Data PPI mencatat kenaikan bulanan yang hanya mencapai 0,1% pada bulan Juli, lebih rendah dari kenaikan 0,2% yang tercatat pada Juni lalu. Secara tahunan, PPI tercatat meningkat sebesar 2,2%, turun dari 2,7% pada bulan sebelumnya, menandakan berkurangnya tekanan inflasi di sektor ini.
Sementara itu, indeks dolar AS (DXY) sedikit menguat sebesar 0,02% ke level 102,584, meskipun sehari sebelumnya indeks ini sempat mengalami penurunan tajam sebesar 0,56%. Meski begitu, penguatan dolar tidak cukup untuk menghentikan laju penguatan rupiah.
Selain itu, penurunan harga di sektor jasa, terutama dalam margin perdagangan yang turun 1,3% – penurunan terbesar sejak Februari 2015 – turut mendukung apresiasi nilai tukar rupiah.
Para investor kini menanti data inflasi konsumen AS (Consumer Price Index/CPI) yang dijadwalkan rilis dalam waktu dekat. CPI diantisipasi menunjukkan kenaikan bulanan sebesar 0,2%, berlawanan dengan penurunan 0,1% pada bulan sebelumnya.
Secara tahunan, inflasi diperkirakan akan sedikit merosot dari 3% menjadi 2,9%, sedangkan inflasi inti diperkirakan turun dari 3,3% menjadi 3,2%.

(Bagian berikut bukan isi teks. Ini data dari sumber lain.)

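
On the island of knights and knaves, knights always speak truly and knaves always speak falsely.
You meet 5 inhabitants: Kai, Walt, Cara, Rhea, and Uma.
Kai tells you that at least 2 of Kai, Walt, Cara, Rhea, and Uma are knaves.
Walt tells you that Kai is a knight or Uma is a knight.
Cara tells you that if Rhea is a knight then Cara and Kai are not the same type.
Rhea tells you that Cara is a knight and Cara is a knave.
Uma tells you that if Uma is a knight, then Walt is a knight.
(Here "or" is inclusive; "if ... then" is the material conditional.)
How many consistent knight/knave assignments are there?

0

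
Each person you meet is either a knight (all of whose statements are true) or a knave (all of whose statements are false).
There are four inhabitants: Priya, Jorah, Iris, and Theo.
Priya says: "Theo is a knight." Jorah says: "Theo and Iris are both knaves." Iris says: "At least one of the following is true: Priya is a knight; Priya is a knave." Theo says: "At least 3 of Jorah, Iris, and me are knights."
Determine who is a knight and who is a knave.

Priya is a knave, Jorah is a knave, Iris is a knight, and Theo is a knave.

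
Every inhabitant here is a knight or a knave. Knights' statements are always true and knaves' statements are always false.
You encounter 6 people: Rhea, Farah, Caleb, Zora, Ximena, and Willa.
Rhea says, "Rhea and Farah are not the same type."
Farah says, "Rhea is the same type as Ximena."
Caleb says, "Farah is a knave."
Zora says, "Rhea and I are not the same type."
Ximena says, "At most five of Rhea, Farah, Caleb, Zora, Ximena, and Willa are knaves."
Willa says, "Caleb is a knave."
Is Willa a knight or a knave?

Willa is a knave.

Consistent assignments: {Rhea=knave, Farah=knave, Caleb=knight, Zora=knight, Ximena=knight, Willa=knave}; {Rhea=knave, Farah=knave, Caleb=knight, Zora=knave, Ximena=knight, Willa=knave}
In every consistent assignment, Willa is a knave.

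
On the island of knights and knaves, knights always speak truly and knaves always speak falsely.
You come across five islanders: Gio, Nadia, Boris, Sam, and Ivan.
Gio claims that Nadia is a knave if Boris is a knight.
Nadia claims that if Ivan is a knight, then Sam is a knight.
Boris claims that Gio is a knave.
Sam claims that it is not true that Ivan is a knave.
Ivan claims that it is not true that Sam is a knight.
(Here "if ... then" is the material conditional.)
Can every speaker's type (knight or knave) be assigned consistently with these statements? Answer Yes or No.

No

Checking all 32 assignments, each has at least one speaker whose statement's truth value contradicts their type.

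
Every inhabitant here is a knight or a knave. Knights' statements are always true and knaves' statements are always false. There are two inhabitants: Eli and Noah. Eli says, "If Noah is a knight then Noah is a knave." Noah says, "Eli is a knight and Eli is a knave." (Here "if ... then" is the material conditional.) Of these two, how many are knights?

1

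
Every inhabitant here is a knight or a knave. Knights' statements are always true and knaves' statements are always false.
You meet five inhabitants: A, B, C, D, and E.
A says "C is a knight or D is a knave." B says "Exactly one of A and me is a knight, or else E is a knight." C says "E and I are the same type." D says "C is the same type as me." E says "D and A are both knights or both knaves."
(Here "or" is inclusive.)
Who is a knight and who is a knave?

A is a knight, and the claim "C is a knight or D is a knave" is indeed true.
B is a knight, and the claim "exactly one of A and me is a knight, or else E is a knight" is indeed true.
As a knight, C's statement "E and I are the same type" should be true; it is.
D (knight): "C is the same type as me" — true. ✓
Since E is a knight, "D and A are both knights or both knaves" needs to be true, which holds.

Knights: A, B, C, D, and E. Knaves: none.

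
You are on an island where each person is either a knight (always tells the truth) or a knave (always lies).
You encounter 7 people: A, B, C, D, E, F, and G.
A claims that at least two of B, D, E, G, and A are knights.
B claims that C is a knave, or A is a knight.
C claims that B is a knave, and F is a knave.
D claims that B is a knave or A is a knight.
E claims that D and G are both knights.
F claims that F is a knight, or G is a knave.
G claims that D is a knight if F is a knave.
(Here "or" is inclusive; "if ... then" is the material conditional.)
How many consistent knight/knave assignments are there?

2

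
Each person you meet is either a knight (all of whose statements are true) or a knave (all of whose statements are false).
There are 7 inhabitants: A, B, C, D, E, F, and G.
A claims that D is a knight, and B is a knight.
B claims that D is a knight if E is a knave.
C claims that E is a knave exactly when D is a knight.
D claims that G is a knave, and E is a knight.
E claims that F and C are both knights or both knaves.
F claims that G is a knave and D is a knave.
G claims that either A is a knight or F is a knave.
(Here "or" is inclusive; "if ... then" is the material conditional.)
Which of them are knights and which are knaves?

A is a knave, B is a knave, C is a knave, D is a knave, E is a knave, F is a knight, and G is a knave.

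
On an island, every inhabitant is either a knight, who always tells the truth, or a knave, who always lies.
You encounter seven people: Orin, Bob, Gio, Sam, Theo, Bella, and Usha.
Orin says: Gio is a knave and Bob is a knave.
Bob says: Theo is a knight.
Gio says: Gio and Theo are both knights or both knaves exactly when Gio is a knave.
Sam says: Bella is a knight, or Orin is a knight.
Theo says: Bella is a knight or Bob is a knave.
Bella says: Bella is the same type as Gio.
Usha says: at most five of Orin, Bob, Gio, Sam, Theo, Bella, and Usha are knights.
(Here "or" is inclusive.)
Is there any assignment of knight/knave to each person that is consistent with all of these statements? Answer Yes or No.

Checking all 128 assignments, each has at least one speaker whose statement's truth value contradicts their type.

No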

Data CPI ini menjadi krusial karena akan menjadi salah satu indikator utama bagi Federal Reserve (The Fed) dalam menentukan kebijakan suku bunga pada pertemuan bulan September 2024.
Pasar memperkirakan ada peluang pemangkasan suku bunga sebesar 25 hingga 50 basis poin pada pertemuan tersebut, dengan kemungkinan pemotongan lebih lanjut pada bulan November dan Desember.
Berdasarkan CME FedWatch Tool, ada peluang 52,5% bahwa The Fed akan menurunkan suku bunga menjadi 4,75%-5,00% pada pertemuan bulan depan.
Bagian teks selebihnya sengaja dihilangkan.